Cheap oil fuels other parts of the world economy
John Reilly | MarketWatch
The crash in the price of oil — from $108 a barrel in June 2014 to below $27 earlier this year — has rattled the stock market, triggered layoffs across the energy sector, and plunged many oil producing countries into crisis.
Oil has since rebounded significantly from its lows, to above $40 a barrel, but the price plunge since 2014 has put much pressure on oil companies. Reports have pointed to an increase in debt among oil producers, raising the specter of default on bankruptcy and default on debt, with follow-on effects beyond oil producers.
The upheaval also has sparked fears that oil’s troubles will spread across the globe, echoing the crash in U.S. housing markets that pushed the world economy to the brink of collapse in 2008. Yet despite the woes oil is experiencing, it is unlikely that the repercussions will trigger another global financial crisis.
Looking at the numbers, the mortgage-debt crisis dwarfs what is currently happening in oil. According to a report in the Financial Times, the global oil and gas industry’s debts rose to $3 trillion from $1.1 trillion between 2006 and 2014. Compare that to the $10 trillion of housing debt weighing on Americans in 2008.
Aside from the numbers, the impact will be different because of the nature of the oil industry and the role oil plays in the world economy. Boom and bust have been features of the oil business for many years. Companies that have been around for a while understand this, and have learned to adapt. Responding to earlier crises, they made significant cuts and improved efficiency. Because they run lean operations, these companies are better prepared to weather downturns. Also, the major players in the oil industry are not highly leveraged, and thus we have not seen anything like the cascade of failures among lenders and suppliers that made the housing bust so damaging.
It is also important to note that the marginal cost of extracting oil from the ground is relatively low once the initial cost of developing a field is sunk. Even if prices are low, companies can continue to make money. It won’t be as much as they would make in good times, but the businesses can still generate revenue and profits. When oil companies cut back, they halt or delay investments in new fields, but their existing wells continue to produce.
Although some smaller or newer oil companies have been forced out of business by the price collapse, the larger, established players are unlikely candidates for bankruptcy. What tends to happen in the oil business is consolidation, which has been a feature of the industry for nearly two decades: look at Exxon XOM, +0.71% and Mobil; Chevron CVX, +0.39% and Texaco; BP BP, -1.46% and Amoco, and other mergers that occurred in the 1990s and early 2000s — another time when oil prices were extremely low.

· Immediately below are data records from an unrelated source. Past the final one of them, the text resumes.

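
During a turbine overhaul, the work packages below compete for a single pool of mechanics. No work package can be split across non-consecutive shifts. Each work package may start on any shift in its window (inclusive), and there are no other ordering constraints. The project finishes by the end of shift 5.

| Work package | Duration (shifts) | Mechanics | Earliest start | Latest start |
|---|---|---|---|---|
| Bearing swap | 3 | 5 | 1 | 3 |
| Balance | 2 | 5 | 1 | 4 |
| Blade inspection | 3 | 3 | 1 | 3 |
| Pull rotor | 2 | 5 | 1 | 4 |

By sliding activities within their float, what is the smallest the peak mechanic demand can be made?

Early-start (Bearing swap@1, Balance@1, Blade inspection@1, Pull rotor@1) gives peak 18: s1:18  s2:18  s3:8  s4:0  s5:0.
Shift Blade inspection→3, Pull rotor→4.
Schedule Bearing swap@1, Balance@1, Blade inspection@3, Pull rotor@4: s1:10  s2:10  s3:8  s4:8  s5:8 — peak 10.

10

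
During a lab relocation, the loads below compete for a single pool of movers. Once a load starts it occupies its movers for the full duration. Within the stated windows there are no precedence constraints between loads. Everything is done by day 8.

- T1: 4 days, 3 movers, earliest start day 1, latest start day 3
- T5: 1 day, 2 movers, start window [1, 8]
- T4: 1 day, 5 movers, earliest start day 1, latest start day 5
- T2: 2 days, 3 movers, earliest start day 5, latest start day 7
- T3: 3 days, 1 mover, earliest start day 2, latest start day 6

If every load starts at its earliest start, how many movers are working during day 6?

3

At early start, day 6 has: T2.
Demand: 3 = 3.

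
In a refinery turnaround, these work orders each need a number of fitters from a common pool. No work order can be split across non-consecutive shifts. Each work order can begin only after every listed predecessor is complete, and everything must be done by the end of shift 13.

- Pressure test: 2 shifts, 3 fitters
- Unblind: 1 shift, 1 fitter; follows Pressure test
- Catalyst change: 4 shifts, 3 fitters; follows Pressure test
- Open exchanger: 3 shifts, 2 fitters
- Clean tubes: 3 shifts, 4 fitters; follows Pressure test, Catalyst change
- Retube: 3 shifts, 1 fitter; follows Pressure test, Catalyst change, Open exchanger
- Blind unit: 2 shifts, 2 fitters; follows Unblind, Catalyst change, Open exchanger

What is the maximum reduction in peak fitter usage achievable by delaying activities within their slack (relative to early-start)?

2

Early-start peak: s1:5  s2:5  s3:6  s4:3  s5:3  s6:3  s7:7  s8:7  s9:5  s10:0  s11:0  s12:0  s13:0 ⇒ 7.
Leveled (Pressure test@1, Unblind@3, Catalyst change@3, Open exchanger@4, Clean tubes@7, Retube@7, Blind unit@10): s1:3  s2:3  s3:4  s4:5  s5:5  s6:5  s7:5  s8:5  s9:5  s10:2  s11:2  s12:0  s13:0 ⇒ 5.
Reduction 7 − 5 = 2.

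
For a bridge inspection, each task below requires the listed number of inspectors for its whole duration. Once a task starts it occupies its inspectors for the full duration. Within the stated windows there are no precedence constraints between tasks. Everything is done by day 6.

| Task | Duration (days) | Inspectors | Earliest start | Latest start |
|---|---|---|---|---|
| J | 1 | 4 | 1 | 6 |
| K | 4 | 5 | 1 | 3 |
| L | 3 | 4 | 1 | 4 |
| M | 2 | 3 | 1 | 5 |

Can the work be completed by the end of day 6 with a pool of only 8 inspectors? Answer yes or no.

The minimum achievable peak is 9; 8 < 9, so no feasible schedule stays within the cap.

no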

That round of mergers and acquisitions reduced the number of companies considerably, and so room for further consolidation may be limited. Also, many of the remaining companies are state-owned or state-controlled and thus not candidates for acquisition or merger unless governments that owned them decided to privatize the assets — an unlikely scenario. But smaller operators with potentially valuable mineral rights will become candidates for acquisition by cash-rich larger companies.
When weighing the fallout from the oil price collapse, it is important to remember that whatever direction oil prices move, there will be winners and losers. While today the oil industry struggles, other industries, including transportation and manufacturing, are enjoying the benefits of low-cost oil. The fortunes of regions also rise and fall with the price of oil. When the price is high, Texas booms and New England struggles. Falling prices bring the reverse.

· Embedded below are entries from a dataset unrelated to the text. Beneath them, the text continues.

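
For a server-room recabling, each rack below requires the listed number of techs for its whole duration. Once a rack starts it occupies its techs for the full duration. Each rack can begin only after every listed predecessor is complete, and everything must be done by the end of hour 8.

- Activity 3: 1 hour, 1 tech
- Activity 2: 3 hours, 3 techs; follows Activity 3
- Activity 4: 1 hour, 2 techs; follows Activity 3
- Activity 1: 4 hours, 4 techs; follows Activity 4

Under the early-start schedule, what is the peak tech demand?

Early-start schedule: Activity 3@1, Activity 2@2, Activity 4@2, Activity 1@3.
Load per hour: hour 1: 1, hour 2: 5, hour 3: 7, hour 4: 7, hour 5: 4, hour 6: 4, hour 7: 0, hour 8: 0.
Peak is 7.

7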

Perhaps the most serious consequence of today’s cheap oil is the damage done to governments that rely heavily on tax revenue from oil production. Many of the big oil-producing countries depend heavily on oil revenue to deliver basic services. With the collapse in prices, governments have to cut support for everything from medical care to housing to road repair. Tight budgets, in turn, can fuel political unrest, which may destabilize governments.
The damage to governments is easy to see in Venezuela, Nigeria, and Russia. But it also is apparent in wealthy countries such as Saudi Arabia, which has had to trim its domestic budget and pull back on investment outside of the country. Foreign nationals who traditionally have made up a large part of the Saudi work force may find less opportunity there, which creates a spillover effect in their home countries.

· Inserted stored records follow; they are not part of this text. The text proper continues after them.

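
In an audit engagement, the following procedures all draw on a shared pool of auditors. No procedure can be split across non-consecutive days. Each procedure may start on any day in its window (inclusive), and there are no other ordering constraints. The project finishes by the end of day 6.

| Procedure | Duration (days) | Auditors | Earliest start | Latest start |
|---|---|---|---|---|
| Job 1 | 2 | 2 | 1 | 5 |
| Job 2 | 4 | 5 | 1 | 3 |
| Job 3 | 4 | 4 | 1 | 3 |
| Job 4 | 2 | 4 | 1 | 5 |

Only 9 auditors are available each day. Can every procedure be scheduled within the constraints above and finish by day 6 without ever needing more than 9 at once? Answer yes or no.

yes

Schedule Job 1@1, Job 2@1, Job 3@3, Job 4@5: d1:7  d2:7  d3:9  d4:9  d5:8  d6:8 — peak 9 ≤ 9.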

But for most of the world, assessing the effects of the oil price collapse is a process of calculating the many pluses and minuses. Oil industry workers may have much lighter paychecks these days, but consumers have a bit more in their wallets after filling the gas tank.
John Reilly is a senior lecturer at the MIT Sloan School of Management and co-director of the MIT Joint Program on the Science and Policy of Global Change, Center for Energy and Environmental Policy Research.